An analysis of theories for the origin of large-scale cosmic structure by Peebles & Silk (1988) opened with the question, "Will our feeble minds ever comprehend the evolution of the Universe?" A good question. It would be easy to be pessimistic about this matter. When we understand a phenomenon well, we can make testable predictions. We are confident that we understand the solar system, in good part because we can predict eclipses and cometary apparitions. But our record of predicting what new studies of large-scale structure will find has been abysmal. In addition, the theories have seemed, to "outsiders" not working actively in the field, fantastic in the extreme, highly dependent on physics for which there was no laboratory evidence and often seemingly at odds with existing astronomical knowledge.

But I believe that there are strong grounds for optimism as well. First, increasingly, the theories proposed are falsifiable in the classic Popperian sense: They make definite predictions which, if tested and found wanting, provide evidence against the theory. Second, the range and depth of observational constraints are growing rapidly. The standards by which theories may, in principle, be measured grow stricter by the day. Three examples of new observational constraints come to mind: First, fluctuations in the CBR (Cosmic Background Radiation) have now been reliably detected on the 10° angular scale by the COBE satellite, thus normalizing all theories on that scale (Smoot et al 1992); second, from spectral information, COBE has set strict limits on the mean Sunyaev-Zeldovich y parameter of the CBR (Smoot et al 1992); and third, better distance indicators have enabled us recently to map out the local velocity field (e.g.
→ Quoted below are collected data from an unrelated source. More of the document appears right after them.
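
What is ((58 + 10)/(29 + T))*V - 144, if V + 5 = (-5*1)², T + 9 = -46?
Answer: -2552/13 ≈ -196.31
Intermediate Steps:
T = -55 (T = -9 - 46 = -55)
V = 20 (V = -5 + (-5*1)² = -5 + (-5)² = -5 + 25 = 20)
((58 + 10)/(29 + T))*V - 144 = ((58 + 10)/(29 - 55))*20 - 144 = (68/(-26))*20 - 144 = (68*(-1/26))*20 - 144 = -34/13*20 - 144 = -680/13 - 144 = -2552/13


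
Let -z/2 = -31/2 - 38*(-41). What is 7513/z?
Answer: -7513/3085 ≈ -2.4353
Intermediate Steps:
z = -3085 (z = -2*(-31/2 - 38*(-41)) = -2*(-31*1/2 + 1558) = -2*(-31/2 + 1558) = -2*3085/2 = -3085)
7513/z = 7513/(-3085) = 7513*(-1/3085) = -7513/3085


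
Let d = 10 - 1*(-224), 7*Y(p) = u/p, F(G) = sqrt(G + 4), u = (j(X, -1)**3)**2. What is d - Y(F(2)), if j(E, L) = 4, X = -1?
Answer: 234 - 2048*sqrt(6)/21 ≈ -4.8836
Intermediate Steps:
u = 4096 (u = (4**3)**2 = 64**2 = 4096)
F(G) = sqrt(4 + G)
Y(p) = 4096/(7*p) (Y(p) = (4096/p)/7 = 4096/(7*p))
d = 234 (d = 10 + 224 = 234)
d - Y(F(2)) = 234 - 4096/(7*(sqrt(4 + 2))) = 234 - 4096/(7*(sqrt(6))) = 234 - 4096*sqrt(6)/6/7 = 234 - 2048*sqrt(6)/21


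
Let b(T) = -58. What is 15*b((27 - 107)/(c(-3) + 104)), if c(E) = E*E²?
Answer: -870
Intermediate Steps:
c(E) = E³
15*b((27 - 107)/(c(-3) + 104)) = 15*(-58) = -870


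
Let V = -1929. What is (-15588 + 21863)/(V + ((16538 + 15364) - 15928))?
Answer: 1255/2809 ≈ 0.44678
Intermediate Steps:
(-15588 + 21863)/(V + ((16538 + 15364) - 15928)) = (-15588 + 21863)/(-1929 + ((16538 + 15364) - 15928)) = 6275/(-1929 + (31902 - 15928)) = 6275/(-1929 + 15974) = 6275/14045 = 6275*(1/14045) = 1255/2809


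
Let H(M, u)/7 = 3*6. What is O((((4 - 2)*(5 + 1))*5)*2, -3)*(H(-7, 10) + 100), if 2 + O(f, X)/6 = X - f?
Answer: -169500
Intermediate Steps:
H(M, u) = 126 (H(M, u) = 7*(3*6) = 7*18 = 126)
O(f, X) = -12 - 6*f + 6*X (O(f, X) = -12 + 6*(X - f) = -12 + (-6*f + 6*X) = -12 - 6*f + 6*X)
O((((4 - 2)*(5 + 1))*5)*2, -3)*(H(-7, 10) + 100) = (-12 - 6*((4 - 2)*(5 + 1))*5*2 + 6*(-3))*(126 + 100) = (-12 - 6*(2*6)*5*2 - 18)*226 = (-12 - 6*12*5*2 - 18)*226 = (-12 - 360*2 - 18)*226 = (-12 - 6*120 - 18)*226 = (-12 - 720 - 18)*226 = -750*226 = -169500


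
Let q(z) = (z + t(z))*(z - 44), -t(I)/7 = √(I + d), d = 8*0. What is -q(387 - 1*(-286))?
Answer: -423317 + 4403*√673 ≈ -3.0909e+5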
Faber et al 1989) to an accuracy of better than 102.5 km s-1. Thus, within the last few years, quite new and important measures of cosmic structure have become available; they constrain the theories in different ways from prior observations and are perhaps less dependent on the uncertain relationship between matter density fluctuations and galaxy density fluctuations than were prior tests.
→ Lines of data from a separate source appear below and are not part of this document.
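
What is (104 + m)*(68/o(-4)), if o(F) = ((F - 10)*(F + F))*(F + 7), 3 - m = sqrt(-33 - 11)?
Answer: 1819/84 - 17*I*sqrt(11)/42 ≈ 21.655 - 1.3424*I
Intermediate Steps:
m = 3 - 2*I*sqrt(11) (m = 3 - sqrt(-33 - 11) = 3 - sqrt(-44) = 3 - 2*I*sqrt(11) ≈ 3.0 - 6.6332*I)
o(F) = 2*F*(-10 + F)*(7 + F) (o(F) = ((-10 + F)*(2*F))*(7 + F) = (2*F*(-10 + F))*(7 + F) = 2*F*(-10 + F)*(7 + F))
(104 + m)*(68/o(-4)) = (104 + (3 - 2*I*sqrt(11)))*(68/((2*(-4)*(-70 + (-4)**2 - 3*(-4))))) = (107 - 2*I*sqrt(11))*(68/((2*(-4)*(-70 + 16 + 12)))) = (107 - 2*I*sqrt(11))*(68/((2*(-4)*(-42)))) = (107 - 2*I*sqrt(11))*(68/336) = (107 - 2*I*sqrt(11))*(68*(1/336)) = (107 - 2*I*sqrt(11))*(17/84) = 1819/84 - 17*I*sqrt(11)/42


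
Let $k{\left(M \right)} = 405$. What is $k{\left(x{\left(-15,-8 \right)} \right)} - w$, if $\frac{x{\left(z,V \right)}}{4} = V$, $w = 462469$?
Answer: $-462064$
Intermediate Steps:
$x{\left(z,V \right)} = 4 V$
$k{\left(x{\left(-15,-8 \right)} \right)} - w = 405 - 462469 = -462064$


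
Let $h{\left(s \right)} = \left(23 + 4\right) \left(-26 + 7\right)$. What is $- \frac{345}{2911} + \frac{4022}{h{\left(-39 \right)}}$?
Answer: $- \frac{11885027}{1493343} \approx -7.9587$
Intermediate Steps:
$h{\left(s \right)} = -513$ ($h{\left(s \right)} = 27 \left(-19\right) = -513$)
$- \frac{345}{2911} + \frac{4022}{h{\left(-39 \right)}} = - \frac{345}{2911} + \frac{4022}{-513} = \left(-345\right) \frac{1}{2911} + 4022 \left(- \frac{1}{513}\right) = - \frac{345}{2911} - \frac{4022}{513} = - \frac{11885027}{1493343}$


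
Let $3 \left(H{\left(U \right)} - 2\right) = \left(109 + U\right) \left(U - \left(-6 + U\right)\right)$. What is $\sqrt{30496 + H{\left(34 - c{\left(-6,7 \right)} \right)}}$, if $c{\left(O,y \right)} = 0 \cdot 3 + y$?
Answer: $\sqrt{30770} \approx 175.41$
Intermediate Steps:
$c{\left(O,y \right)} = y$ ($c{\left(O,y \right)} = 0 + y = y$)
$H{\left(U \right)} = 220 + 2 U$ ($H{\left(U \right)} = 2 + \frac{\left(109 + U\right) \left(U - \left(-6 + U\right)\right)}{3} = 2 + \frac{\left(109 + U\right) 6}{3} = 2 + \frac{654 + 6 U}{3} = 2 + \left(218 + 2 U\right) = 220 + 2 U$)
$\sqrt{30496 + H{\left(34 - c{\left(-6,7 \right)} \right)}} = \sqrt{30496 + \left(220 + 2 \left(34 - 7\right)\right)} = \sqrt{30496 + \left(220 + 2 \cdot 27\right)} = \sqrt{30496 + \left(220 + 54\right)} = \sqrt{30496 + 274} = \sqrt{30770}$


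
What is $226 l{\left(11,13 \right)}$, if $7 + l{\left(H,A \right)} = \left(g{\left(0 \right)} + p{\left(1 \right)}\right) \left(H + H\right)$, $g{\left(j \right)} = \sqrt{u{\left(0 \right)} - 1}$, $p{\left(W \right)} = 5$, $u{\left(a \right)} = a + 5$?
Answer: $33222$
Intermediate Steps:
$u{\left(a \right)} = 5 + a$
$g{\left(j \right)} = 2$ ($g{\left(j \right)} = \sqrt{\left(5 + 0\right) - 1} = \sqrt{5 - 1} = \sqrt{4} = 2$)
$l{\left(H,A \right)} = -7 + 14 H$ ($l{\left(H,A \right)} = -7 + \left(2 + 5\right) \left(H + H\right) = -7 + 7 \cdot 2 H = -7 + 14 H$)
$226 l{\left(11,13 \right)} = 226 \left(-7 + 14 \cdot 11\right) = 226 \left(-7 + 154\right) = 226 \cdot 147 = 33222$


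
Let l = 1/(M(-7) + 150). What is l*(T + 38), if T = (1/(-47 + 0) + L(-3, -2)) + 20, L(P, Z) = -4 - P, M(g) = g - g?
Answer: 1339/3525 ≈ 0.37986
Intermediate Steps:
M(g) = 0
l = 1/150 (l = 1/(0 + 150) = 1/150 ≈ 0.0066667)
T = 892/47 (T = (1/(-47 + 0) + (-4 - 1*(-3))) + 20 = (1/(-47) + (-4 + 3)) + 20 = (-1/47 - 1) + 20 = -48/47 + 20 = 892/47 ≈ 18.979)
l*(T + 38) = (892/47 + 38)/150 = (1/150)*(2678/47) = 1339/3525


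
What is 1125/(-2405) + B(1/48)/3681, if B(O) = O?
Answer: -39754319/84986928 ≈ -0.46777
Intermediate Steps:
1125/(-2405) + B(1/48)/3681 = 1125/(-2405) + 1/(48*3681) = 1125*(-1/2405) + (1/48)*(1/3681) = -225/481 + 1/176688 = -39754319/84986928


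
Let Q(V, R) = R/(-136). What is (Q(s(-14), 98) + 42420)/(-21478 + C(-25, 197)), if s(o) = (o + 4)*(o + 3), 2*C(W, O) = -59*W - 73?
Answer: -2884511/1412836 ≈ -2.0416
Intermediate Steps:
C(W, O) = -73/2 - 59*W/2 (C(W, O) = (-59*W - 73)/2 = (-73 - 59*W)/2 = -73/2 - 59*W/2)
s(o) = (3 + o)*(4 + o) (s(o) = (4 + o)*(3 + o) = (3 + o)*(4 + o))
Q(V, R) = -R/136 (Q(V, R) = R*(-1/136) = -R/136)
(Q(s(-14), 98) + 42420)/(-21478 + C(-25, 197)) = (-1/136*98 + 42420)/(-21478 + (-73/2 - 59/2*(-25))) = (-49/68 + 42420)/(-21478 + (-73/2 + 1475/2)) = 2884511/(68*(-21478 + 701)) = (2884511/68)/(-20777) = (2884511/68)*(-1/20777) = -2884511/1412836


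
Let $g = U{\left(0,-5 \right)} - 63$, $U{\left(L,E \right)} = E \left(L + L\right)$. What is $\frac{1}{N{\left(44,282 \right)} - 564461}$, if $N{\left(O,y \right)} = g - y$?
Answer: $- \frac{1}{564806} \approx -1.7705 \cdot 10^{-6}$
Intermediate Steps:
$U{\left(L,E \right)} = 2 E L$ ($U{\left(L,E \right)} = E 2 L = 2 E L$)
$g = -63$ ($g = 2 \left(-5\right) 0 - 63 = 0 - 63 = -63$)
$N{\left(O,y \right)} = -63 - y$
$\frac{1}{N{\left(44,282 \right)} - 564461} = \frac{1}{\left(-63 - 282\right) - 564461} = \frac{1}{-345 - 564461} = \frac{1}{-564806} = - \frac{1}{564806}$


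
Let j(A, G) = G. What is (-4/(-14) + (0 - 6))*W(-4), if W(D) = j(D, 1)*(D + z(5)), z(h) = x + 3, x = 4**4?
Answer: -10200/7 ≈ -1457.1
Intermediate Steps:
x = 256
z(h) = 259 (z(h) = 256 + 3 = 259)
W(D) = 259 + D (W(D) = 1*(D + 259) = 1*(259 + D) = 259 + D)
(-4/(-14) + (0 - 6))*W(-4) = (-4/(-14) + (0 - 6))*(259 - 4) = (-4*(-1/14) - 6)*255 = (2/7 - 6)*255 = -40/7*255 = -10200/7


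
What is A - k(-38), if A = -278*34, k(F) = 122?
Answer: -9574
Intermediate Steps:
A = -9452
A - k(-38) = -9452 - 1*122 = -9452 - 122 = -9574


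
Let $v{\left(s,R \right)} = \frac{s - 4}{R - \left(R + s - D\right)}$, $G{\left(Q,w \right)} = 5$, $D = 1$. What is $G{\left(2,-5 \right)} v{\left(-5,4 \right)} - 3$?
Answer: $- \frac{21}{2} \approx -10.5$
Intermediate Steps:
$v{\left(s,R \right)} = \frac{-4 + s}{1 - s}$ ($v{\left(s,R \right)} = \frac{s - 4}{R - \left(-1 + R + s\right)} = \frac{-4 + s}{R - \left(-1 + R + s\right)} = \frac{-4 + s}{1 - s}$)
$G{\left(2,-5 \right)} v{\left(-5,4 \right)} - 3 = 5 \frac{4 - -5}{-1 - 5} - 3 = 5 \frac{4 + 5}{-6} - 3 = 5 \left(\left(- \frac{1}{6}\right) 9\right) - 3 = 5 \left(- \frac{3}{2}\right) - 3 = - \frac{15}{2} - 3 = - \frac{21}{2}$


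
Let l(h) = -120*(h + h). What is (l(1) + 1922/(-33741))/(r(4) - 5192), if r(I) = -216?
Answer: 4049881/91235664 ≈ 0.044389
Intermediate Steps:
l(h) = -240*h
(l(1) + 1922/(-33741))/(r(4) - 5192) = (-240*1 + 1922/(-33741))/(-216 - 5192) = (-240 + 1922*(-1/33741))/(-5408) = (-240 - 1922/33741)*(-1/5408) = -8099762/33741*(-1/5408) = 4049881/91235664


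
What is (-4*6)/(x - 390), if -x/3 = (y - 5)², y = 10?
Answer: 8/155 ≈ 0.051613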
The other development has been in our rapidly improving ability to quantify what the theories predict. The Cold Dark Matter (CDM) scenario has been justly praised as honestly falsifiable in the sense that it is a quite definite theory with (essentially) only one free parameter, the amplitude of perturbations, the predictions of which should be equally definite and testable. The difficulty has been that, once perturbations have grown past the linear regime, our methods of computation were so poor that we could not really say what the (definite) predictions were and so could not compare theory to reality. This fault is rapidly being remedied as advances in computer hardware and software are beginning to permit three-dimensional simulations with good physics to be made at resolutions approaching adequacy.

The Cold Dark Matter scenario, because it has been the most popular and best studied picture, is the testing ground for these advances. New observations are often made to test its predictions, and new simulations are made for it, in preference to its rivals, to make its predictions more definite. So, paradoxically, if in this review the CDM scenario is found to be wanting in certain essential aspects (although excellent in others), that then is "the good news." It means that cosmology and the origin of large-scale structure are becoming proper quantitative scientific subjects, losing their theological aura, and moving into the realm of quantitative modeling and testing that we are accustomed to in "normal science".